Desde el momento en que se popularizó la convocatoria, muchas voces comenzaron a hablar del “día después”. Es que si se entiende la marcha del 3 de junio en el contexto de la lucha de las mujeres latinoamericanas, se vuelve evidente la necesidad de seguir pensando hacia el futuro.

Todas fuimos siempre conscientes que de se necesita mucho más que una marcha para detener esta matanza a plena luz del día. Mientras marchábamos en todo el país, un hombre asesinaba a puñaladas a su hija Patricia en Corrientes, hiriendo gravemente a su esposa Noemí y luego suicidándose.

También marchamos por ellas, aún antes de conocer su historia. Marchamos por todas las mujeres desconocidas que sufren de violencia y no se animan a denunciarlo, o denuncian y se enfrentan a nueva violencia, esta vez institucional y uniformada.

Ahora todas sabemos que no estamos solas.

Reafirmamos que la violencia de género no es un problema personal sino social, y que no existen motivos aceptables para tolerarla en nuestra comunidad. En eso estábamos trabajando antes del 3 de junio, y eso seguiremos haciendo.

A pesar del sombrío panorama, tan dolorosamente cotidiano, la movilización multitudinaria e internacional sacudió a nuestra sociedad.
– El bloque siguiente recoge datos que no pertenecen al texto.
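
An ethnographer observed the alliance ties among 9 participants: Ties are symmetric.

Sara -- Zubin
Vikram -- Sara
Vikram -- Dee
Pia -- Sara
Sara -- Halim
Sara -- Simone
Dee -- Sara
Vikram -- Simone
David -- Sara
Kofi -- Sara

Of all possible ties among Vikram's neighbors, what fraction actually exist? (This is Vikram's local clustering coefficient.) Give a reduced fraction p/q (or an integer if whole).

Vikram's neighbors: Dee, Sara, and Simone (k = 3).
Possible neighbor pairs: C(3,2) = 3. Edges among them: Dee–Sara, Sara–Simone → e = 2.
Clustering(Vikram) = 2/3.

2/3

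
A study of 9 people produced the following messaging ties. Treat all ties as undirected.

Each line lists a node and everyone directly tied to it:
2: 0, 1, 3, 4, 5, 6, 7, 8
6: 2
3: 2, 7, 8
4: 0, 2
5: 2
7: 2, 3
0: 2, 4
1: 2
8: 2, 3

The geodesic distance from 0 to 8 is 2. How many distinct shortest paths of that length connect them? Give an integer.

1

The shortest distance is 2, and the only length-2 path is 0–2–8. So there is exactly 1 shortest path.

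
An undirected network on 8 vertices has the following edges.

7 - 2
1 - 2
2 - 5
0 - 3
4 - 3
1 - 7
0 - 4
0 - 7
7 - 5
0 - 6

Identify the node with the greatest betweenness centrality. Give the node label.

Unnormalized betweenness of each node: 0:14, 1:0, 2:1/2, 3:0, 4:0, 5:0, 6:0, 7:25/2.
0 has the largest value, 14, making it the main broker — the node through which the most shortest paths run.

0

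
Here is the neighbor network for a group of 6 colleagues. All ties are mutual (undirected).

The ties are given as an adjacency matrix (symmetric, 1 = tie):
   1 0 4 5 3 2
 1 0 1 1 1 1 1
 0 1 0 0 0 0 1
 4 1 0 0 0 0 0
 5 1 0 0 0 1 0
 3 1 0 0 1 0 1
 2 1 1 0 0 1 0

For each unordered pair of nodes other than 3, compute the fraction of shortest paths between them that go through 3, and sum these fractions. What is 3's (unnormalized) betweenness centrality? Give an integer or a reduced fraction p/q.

1/2

Pairs whose geodesics pass through 3 — 5–2: 1/2.
All other pairs contribute 0.
Summing the contributions gives betweenness(3) = 1/2.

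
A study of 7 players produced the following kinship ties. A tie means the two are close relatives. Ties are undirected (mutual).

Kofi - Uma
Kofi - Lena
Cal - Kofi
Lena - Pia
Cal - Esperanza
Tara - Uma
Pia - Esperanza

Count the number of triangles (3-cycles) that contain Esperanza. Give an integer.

0

Esperanza's neighbors are Cal and Pia, but none of them are tied to each other, so no triangle contains Esperanza.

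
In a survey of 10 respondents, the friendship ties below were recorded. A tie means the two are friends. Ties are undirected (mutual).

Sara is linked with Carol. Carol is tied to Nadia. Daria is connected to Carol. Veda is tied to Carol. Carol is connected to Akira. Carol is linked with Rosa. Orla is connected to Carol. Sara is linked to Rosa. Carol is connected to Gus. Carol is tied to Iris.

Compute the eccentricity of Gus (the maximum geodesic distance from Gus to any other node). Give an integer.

Distances from Gus: Akira:2, Carol:1, Daria:2, Iris:2, Nadia:2, Orla:2, Rosa:2, Sara:2, Veda:2.
The largest is 2 (to Akira, Veda, Orla, Daria, Iris, Nadia, Rosa, and Sara), so the eccentricity of Gus is 2.

2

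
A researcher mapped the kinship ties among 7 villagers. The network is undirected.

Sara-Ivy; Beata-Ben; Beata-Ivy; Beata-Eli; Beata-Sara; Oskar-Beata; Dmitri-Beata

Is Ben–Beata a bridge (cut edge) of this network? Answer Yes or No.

Without the Ben–Beata edge there is no alternate route between Ben and Beata, so the network disconnects. It is a bridge.

Yes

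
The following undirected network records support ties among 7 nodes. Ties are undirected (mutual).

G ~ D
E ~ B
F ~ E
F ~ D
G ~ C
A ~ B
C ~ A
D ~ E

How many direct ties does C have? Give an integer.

2

C is directly tied to A and G. That is 2 neighbors, so the degree of C is 2.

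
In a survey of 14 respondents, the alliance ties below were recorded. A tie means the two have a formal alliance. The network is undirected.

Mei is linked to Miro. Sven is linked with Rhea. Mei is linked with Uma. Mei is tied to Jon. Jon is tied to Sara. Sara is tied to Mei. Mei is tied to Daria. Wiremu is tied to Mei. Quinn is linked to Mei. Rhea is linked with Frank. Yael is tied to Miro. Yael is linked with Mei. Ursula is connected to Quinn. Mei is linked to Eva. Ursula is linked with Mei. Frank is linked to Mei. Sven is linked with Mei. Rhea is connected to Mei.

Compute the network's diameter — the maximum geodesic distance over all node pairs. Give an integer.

Eccentricity of each node (its greatest distance to any other): Daria:2, Eva:2, Frank:2, Jon:2, Mei:1, Miro:2, Quinn:2, Rhea:2, Sara:2, Sven:2, Uma:2, Ursula:2, Wiremu:2, Yael:2.
The maximum eccentricity is 2, realized for instance by the pair Eva–Ursula via Eva – Mei – Ursula. So the diameter is 2.

2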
Las demandas de la convocatoria fueron claras y específicas. La demanda más amplia, el cese inmediato de toda violencia contra las mujeres en la sociedad, reviste otra complejidad.

Es necesario profundizar el mensaje de igualdad para que ese temblor social se transforme en acción y en cambio.
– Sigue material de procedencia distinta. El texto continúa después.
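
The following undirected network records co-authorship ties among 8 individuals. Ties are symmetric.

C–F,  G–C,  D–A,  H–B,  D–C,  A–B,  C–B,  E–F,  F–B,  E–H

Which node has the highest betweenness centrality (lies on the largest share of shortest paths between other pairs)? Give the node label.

C

Unnormalized betweenness of each node: A:1, B:15/2, C:9, D:1, E:1/2, F:4, G:0, H:1.
C has the largest value, 9, making it the main broker — the node through which the most shortest paths run.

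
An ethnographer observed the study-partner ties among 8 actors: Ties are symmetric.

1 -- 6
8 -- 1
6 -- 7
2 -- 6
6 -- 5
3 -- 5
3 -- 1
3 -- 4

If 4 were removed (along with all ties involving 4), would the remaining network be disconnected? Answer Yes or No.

No

Even without 4, every remaining node can still reach every other (the residual graph is connected), so 4 is not a cut vertex.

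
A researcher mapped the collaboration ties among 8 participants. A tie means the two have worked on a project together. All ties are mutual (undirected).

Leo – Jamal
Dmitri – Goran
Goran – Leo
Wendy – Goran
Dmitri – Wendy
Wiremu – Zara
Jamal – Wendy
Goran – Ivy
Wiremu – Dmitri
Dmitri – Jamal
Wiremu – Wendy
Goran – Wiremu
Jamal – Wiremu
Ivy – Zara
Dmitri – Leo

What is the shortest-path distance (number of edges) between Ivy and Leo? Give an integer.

2

One shortest route is Ivy – Goran – Leo, which uses 2 edges, and Ivy and Leo are not directly tied, so nothing shorter exists. So d(Ivy,Leo) = 2.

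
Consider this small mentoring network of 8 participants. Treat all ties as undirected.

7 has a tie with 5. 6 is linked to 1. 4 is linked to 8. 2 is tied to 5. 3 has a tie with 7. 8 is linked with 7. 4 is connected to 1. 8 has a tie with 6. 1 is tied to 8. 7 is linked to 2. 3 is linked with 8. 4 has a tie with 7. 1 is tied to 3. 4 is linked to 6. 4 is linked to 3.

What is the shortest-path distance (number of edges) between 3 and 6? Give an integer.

2

One shortest route is 3 – 1 – 6, which uses 2 edges, and 3 and 6 are not directly tied, so nothing shorter exists. So d(3,6) = 2.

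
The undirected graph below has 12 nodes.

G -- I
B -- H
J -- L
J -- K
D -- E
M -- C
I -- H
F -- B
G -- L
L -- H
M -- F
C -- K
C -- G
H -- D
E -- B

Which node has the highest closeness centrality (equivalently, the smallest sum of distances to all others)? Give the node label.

Farness (sum of distances to all others) for each node — B:24, C:25, D:29, E:32, F:27, G:24, H:21, I:25, J:28, K:30, L:22, M:27.
The smallest farness is 21, for H, so H has the highest closeness.

H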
Si parece muy abstracto, podemos buscar alguna experiencia de las miles que se compartieron por las redes sociales. A veces la violencia se sostiene sólo porque no nos damos el tiempo de hablar lo que nos pasa y cómo nos afecta:

La consigna #NiUnaMenos logró atravesar el océano Atlántico, donde España convoca una marcha para noviembre bajo el mismo lema. Es muy pronto para saber si algún otro país tomará la consigna, pero la masividad de marchas en distintos puntos del país hace pensar que no quedará sin consecuencias.

Por lo pronto, la línea 144 de atención y consultas sobre violencia de género pasó de recibir 1.500 llamados a más de 13.000 en 24 horas. El 70% de los llamados correspondía a víctimas de violencia o sus familiares y amigos, y el 30% restante fueron personas que querían constatar que la línea funcione.

Además, la vicepresidenta de la Corte Suprema de Justicia Elena Highton de Nolasco convocó a las autoridades judiciales de todo el país para confeccionar el demorado registro de femicidios y violencia de género.

Con las pisadas todavía frescas en las calles, ¿quiénes irán a negarse?